None of the above data prove that there is only a single grasshopper Hox cluster. The sequences used as probes may not be sufficiently conserved to hybridize at high stringency to paralogous Hox loci. However, two lines of evidence suggest that there is only a single Hox cluster. First, most short homeobox fragments from the Hox cluster genes hybridize to single bands on conventional Southern blots (data not shown). Second, degenerate primer PCR has provided no evidence for multiple distinct copies of single Hox classes, despite recovering three genes more than six times each (I. Millwood and K. Moyse, personal communication).

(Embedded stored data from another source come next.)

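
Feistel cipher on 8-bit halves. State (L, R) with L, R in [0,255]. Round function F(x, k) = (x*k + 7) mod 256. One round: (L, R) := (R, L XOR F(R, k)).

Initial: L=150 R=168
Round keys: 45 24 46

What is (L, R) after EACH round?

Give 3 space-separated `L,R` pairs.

Round 1 (k=45): L=168 R=25
Round 2 (k=24): L=25 R=247
Round 3 (k=46): L=247 R=112

Answer: 168,25 25,247 247,112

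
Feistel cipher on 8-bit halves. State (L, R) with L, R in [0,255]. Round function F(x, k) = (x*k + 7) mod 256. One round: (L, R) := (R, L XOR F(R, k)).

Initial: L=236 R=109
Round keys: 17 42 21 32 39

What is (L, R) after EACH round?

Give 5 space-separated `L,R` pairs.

Round 1 (k=17): L=109 R=168
Round 2 (k=42): L=168 R=250
Round 3 (k=21): L=250 R=33
Round 4 (k=32): L=33 R=221
Round 5 (k=39): L=221 R=147

Answer: 109,168 168,250 250,33 33,221 221,147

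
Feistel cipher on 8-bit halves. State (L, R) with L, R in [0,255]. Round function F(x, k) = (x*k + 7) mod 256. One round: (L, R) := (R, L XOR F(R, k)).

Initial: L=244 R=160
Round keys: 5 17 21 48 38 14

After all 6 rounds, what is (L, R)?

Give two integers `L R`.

Answer: 95 116

Derivation:
Round 1 (k=5): L=160 R=211
Round 2 (k=17): L=211 R=170
Round 3 (k=21): L=170 R=42
Round 4 (k=48): L=42 R=77
Round 5 (k=38): L=77 R=95
Round 6 (k=14): L=95 R=116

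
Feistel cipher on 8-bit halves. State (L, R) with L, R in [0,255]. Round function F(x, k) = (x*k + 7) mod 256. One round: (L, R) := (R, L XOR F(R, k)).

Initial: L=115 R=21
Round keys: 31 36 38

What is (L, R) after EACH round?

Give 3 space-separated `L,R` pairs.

Round 1 (k=31): L=21 R=225
Round 2 (k=36): L=225 R=190
Round 3 (k=38): L=190 R=218

Answer: 21,225 225,190 190,218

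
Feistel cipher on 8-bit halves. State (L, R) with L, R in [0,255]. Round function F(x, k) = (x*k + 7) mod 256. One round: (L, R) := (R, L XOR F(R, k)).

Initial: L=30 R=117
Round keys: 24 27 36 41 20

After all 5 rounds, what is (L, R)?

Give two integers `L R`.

Answer: 206 61

Derivation:
Round 1 (k=24): L=117 R=225
Round 2 (k=27): L=225 R=183
Round 3 (k=36): L=183 R=34
Round 4 (k=41): L=34 R=206
Round 5 (k=20): L=206 R=61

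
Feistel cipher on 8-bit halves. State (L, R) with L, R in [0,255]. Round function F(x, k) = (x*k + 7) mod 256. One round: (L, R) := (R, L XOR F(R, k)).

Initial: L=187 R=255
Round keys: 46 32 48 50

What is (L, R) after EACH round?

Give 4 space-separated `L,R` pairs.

Answer: 255,98 98,184 184,229 229,121

Derivation:
Round 1 (k=46): L=255 R=98
Round 2 (k=32): L=98 R=184
Round 3 (k=48): L=184 R=229
Round 4 (k=50): L=229 R=121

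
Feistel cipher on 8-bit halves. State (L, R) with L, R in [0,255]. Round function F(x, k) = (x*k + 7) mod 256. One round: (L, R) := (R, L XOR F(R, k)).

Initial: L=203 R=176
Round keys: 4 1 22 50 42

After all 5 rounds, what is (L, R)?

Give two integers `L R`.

Round 1 (k=4): L=176 R=12
Round 2 (k=1): L=12 R=163
Round 3 (k=22): L=163 R=5
Round 4 (k=50): L=5 R=162
Round 5 (k=42): L=162 R=158

Answer: 162 158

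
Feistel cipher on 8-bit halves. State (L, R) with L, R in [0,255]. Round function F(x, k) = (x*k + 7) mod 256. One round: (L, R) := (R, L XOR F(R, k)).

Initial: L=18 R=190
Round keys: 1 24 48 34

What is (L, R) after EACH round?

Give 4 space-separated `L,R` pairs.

Answer: 190,215 215,145 145,224 224,86

Derivation:
Round 1 (k=1): L=190 R=215
Round 2 (k=24): L=215 R=145
Round 3 (k=48): L=145 R=224
Round 4 (k=34): L=224 R=86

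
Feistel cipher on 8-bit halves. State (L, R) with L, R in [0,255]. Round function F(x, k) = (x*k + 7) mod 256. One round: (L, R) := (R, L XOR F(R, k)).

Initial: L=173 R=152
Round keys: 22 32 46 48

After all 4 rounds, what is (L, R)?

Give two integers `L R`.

Answer: 163 72

Derivation:
Round 1 (k=22): L=152 R=186
Round 2 (k=32): L=186 R=223
Round 3 (k=46): L=223 R=163
Round 4 (k=48): L=163 R=72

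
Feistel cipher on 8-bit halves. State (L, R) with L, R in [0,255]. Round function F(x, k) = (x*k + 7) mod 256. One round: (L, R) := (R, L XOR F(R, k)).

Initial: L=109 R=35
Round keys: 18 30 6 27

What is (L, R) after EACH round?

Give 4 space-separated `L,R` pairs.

Round 1 (k=18): L=35 R=16
Round 2 (k=30): L=16 R=196
Round 3 (k=6): L=196 R=143
Round 4 (k=27): L=143 R=216

Answer: 35,16 16,196 196,143 143,216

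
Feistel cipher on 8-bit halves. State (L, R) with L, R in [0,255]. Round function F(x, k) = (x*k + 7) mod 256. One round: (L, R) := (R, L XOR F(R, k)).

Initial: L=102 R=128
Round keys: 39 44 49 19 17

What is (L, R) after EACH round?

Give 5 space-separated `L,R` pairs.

Answer: 128,225 225,51 51,43 43,11 11,233

Derivation:
Round 1 (k=39): L=128 R=225
Round 2 (k=44): L=225 R=51
Round 3 (k=49): L=51 R=43
Round 4 (k=19): L=43 R=11
Round 5 (k=17): L=11 R=233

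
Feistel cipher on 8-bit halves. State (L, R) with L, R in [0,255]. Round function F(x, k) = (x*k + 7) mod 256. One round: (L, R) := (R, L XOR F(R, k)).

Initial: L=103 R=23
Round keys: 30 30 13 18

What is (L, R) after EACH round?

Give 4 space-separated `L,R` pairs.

Round 1 (k=30): L=23 R=222
Round 2 (k=30): L=222 R=28
Round 3 (k=13): L=28 R=173
Round 4 (k=18): L=173 R=45

Answer: 23,222 222,28 28,173 173,45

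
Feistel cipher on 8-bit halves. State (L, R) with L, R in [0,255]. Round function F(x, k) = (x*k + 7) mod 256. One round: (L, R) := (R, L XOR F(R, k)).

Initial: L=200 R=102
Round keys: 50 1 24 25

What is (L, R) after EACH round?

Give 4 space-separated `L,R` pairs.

Answer: 102,59 59,36 36,92 92,39

Derivation:
Round 1 (k=50): L=102 R=59
Round 2 (k=1): L=59 R=36
Round 3 (k=24): L=36 R=92
Round 4 (k=25): L=92 R=39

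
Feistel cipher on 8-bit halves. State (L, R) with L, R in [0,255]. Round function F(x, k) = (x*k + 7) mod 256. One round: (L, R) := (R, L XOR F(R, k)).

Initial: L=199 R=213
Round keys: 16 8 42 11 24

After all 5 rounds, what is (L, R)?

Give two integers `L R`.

Answer: 114 92

Derivation:
Round 1 (k=16): L=213 R=144
Round 2 (k=8): L=144 R=82
Round 3 (k=42): L=82 R=235
Round 4 (k=11): L=235 R=114
Round 5 (k=24): L=114 R=92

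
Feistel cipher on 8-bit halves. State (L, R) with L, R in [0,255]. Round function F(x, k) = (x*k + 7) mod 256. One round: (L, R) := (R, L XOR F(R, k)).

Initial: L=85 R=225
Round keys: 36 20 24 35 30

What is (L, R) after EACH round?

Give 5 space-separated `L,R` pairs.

Round 1 (k=36): L=225 R=254
Round 2 (k=20): L=254 R=62
Round 3 (k=24): L=62 R=41
Round 4 (k=35): L=41 R=156
Round 5 (k=30): L=156 R=102

Answer: 225,254 254,62 62,41 41,156 156,102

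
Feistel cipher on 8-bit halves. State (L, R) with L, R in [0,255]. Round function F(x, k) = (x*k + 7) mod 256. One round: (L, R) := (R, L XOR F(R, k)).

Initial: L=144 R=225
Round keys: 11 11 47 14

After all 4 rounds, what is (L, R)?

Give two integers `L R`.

Answer: 137 25

Derivation:
Round 1 (k=11): L=225 R=34
Round 2 (k=11): L=34 R=156
Round 3 (k=47): L=156 R=137
Round 4 (k=14): L=137 R=25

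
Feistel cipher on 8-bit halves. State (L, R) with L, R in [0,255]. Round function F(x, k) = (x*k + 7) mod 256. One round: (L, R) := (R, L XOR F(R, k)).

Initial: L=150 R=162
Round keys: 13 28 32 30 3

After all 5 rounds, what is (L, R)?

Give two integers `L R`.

Answer: 14 193

Derivation:
Round 1 (k=13): L=162 R=215
Round 2 (k=28): L=215 R=41
Round 3 (k=32): L=41 R=240
Round 4 (k=30): L=240 R=14
Round 5 (k=3): L=14 R=193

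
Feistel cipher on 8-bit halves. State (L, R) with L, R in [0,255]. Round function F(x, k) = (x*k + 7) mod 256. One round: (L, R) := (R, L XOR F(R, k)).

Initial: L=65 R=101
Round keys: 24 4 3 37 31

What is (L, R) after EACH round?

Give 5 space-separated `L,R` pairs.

Answer: 101,62 62,154 154,235 235,100 100,200

Derivation:
Round 1 (k=24): L=101 R=62
Round 2 (k=4): L=62 R=154
Round 3 (k=3): L=154 R=235
Round 4 (k=37): L=235 R=100
Round 5 (k=31): L=100 R=200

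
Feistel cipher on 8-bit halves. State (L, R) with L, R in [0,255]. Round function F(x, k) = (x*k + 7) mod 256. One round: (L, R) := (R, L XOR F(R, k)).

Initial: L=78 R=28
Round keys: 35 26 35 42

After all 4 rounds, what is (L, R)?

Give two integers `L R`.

Answer: 211 144

Derivation:
Round 1 (k=35): L=28 R=149
Round 2 (k=26): L=149 R=53
Round 3 (k=35): L=53 R=211
Round 4 (k=42): L=211 R=144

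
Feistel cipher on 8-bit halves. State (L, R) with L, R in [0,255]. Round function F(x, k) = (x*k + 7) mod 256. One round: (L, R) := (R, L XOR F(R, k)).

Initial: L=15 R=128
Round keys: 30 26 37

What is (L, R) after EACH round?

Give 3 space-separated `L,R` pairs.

Answer: 128,8 8,87 87,146

Derivation:
Round 1 (k=30): L=128 R=8
Round 2 (k=26): L=8 R=87
Round 3 (k=37): L=87 R=146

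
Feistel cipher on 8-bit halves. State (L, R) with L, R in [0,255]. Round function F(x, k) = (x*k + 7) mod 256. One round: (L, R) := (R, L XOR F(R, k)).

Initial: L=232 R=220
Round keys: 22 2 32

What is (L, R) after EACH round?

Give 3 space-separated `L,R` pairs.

Round 1 (k=22): L=220 R=7
Round 2 (k=2): L=7 R=201
Round 3 (k=32): L=201 R=32

Answer: 220,7 7,201 201,32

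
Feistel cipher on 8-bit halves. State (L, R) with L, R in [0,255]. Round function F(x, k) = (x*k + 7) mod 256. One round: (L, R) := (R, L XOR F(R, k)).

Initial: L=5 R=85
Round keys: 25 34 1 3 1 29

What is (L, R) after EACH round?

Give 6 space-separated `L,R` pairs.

Answer: 85,81 81,156 156,242 242,65 65,186 186,88

Derivation:
Round 1 (k=25): L=85 R=81
Round 2 (k=34): L=81 R=156
Round 3 (k=1): L=156 R=242
Round 4 (k=3): L=242 R=65
Round 5 (k=1): L=65 R=186
Round 6 (k=29): L=186 R=88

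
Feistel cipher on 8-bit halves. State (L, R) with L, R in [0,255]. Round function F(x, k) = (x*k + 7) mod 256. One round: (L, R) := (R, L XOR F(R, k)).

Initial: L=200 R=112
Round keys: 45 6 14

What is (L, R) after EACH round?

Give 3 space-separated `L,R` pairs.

Answer: 112,127 127,113 113,74

Derivation:
Round 1 (k=45): L=112 R=127
Round 2 (k=6): L=127 R=113
Round 3 (k=14): L=113 R=74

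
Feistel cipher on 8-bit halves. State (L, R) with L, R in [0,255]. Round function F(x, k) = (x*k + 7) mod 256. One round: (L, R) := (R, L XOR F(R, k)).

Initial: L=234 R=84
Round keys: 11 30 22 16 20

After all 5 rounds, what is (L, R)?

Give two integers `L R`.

Round 1 (k=11): L=84 R=73
Round 2 (k=30): L=73 R=193
Round 3 (k=22): L=193 R=212
Round 4 (k=16): L=212 R=134
Round 5 (k=20): L=134 R=171

Answer: 134 171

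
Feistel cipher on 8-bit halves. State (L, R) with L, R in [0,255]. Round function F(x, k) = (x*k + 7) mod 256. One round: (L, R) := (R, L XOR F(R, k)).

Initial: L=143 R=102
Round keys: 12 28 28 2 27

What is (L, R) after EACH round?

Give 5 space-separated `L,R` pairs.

Round 1 (k=12): L=102 R=64
Round 2 (k=28): L=64 R=97
Round 3 (k=28): L=97 R=227
Round 4 (k=2): L=227 R=172
Round 5 (k=27): L=172 R=200

Answer: 102,64 64,97 97,227 227,172 172,200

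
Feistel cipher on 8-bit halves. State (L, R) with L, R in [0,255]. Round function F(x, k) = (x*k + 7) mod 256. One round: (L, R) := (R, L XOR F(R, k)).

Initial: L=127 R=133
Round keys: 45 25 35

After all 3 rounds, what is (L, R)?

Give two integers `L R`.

Round 1 (k=45): L=133 R=23
Round 2 (k=25): L=23 R=195
Round 3 (k=35): L=195 R=167

Answer: 195 167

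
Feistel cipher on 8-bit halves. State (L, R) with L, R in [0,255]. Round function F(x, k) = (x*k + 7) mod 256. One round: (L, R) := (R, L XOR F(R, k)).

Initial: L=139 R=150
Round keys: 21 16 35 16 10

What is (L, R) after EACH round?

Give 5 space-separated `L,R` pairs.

Answer: 150,222 222,113 113,164 164,54 54,135

Derivation:
Round 1 (k=21): L=150 R=222
Round 2 (k=16): L=222 R=113
Round 3 (k=35): L=113 R=164
Round 4 (k=16): L=164 R=54
Round 5 (k=10): L=54 R=135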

In vertebrates, both eve class homeobox genes are located adjacent to the 5′ end of the Hox clusters (corresponding to the site of the insect Abd-B gene). We used an eve cDNA obtained from S. americana (29) as a probe to see if eve is present on the same 650–700 kb AscI fragment as Abd-B; it is not (see Fig. 2). Because this AscI fragment does not contain abd-A, it probably extends well beyond the Hox cluster. However, the arrangement of the Abd-B end of the Hox cluster may be unusual (indicated by the two NotI bands), and so we cannot promote this conclusion firmly.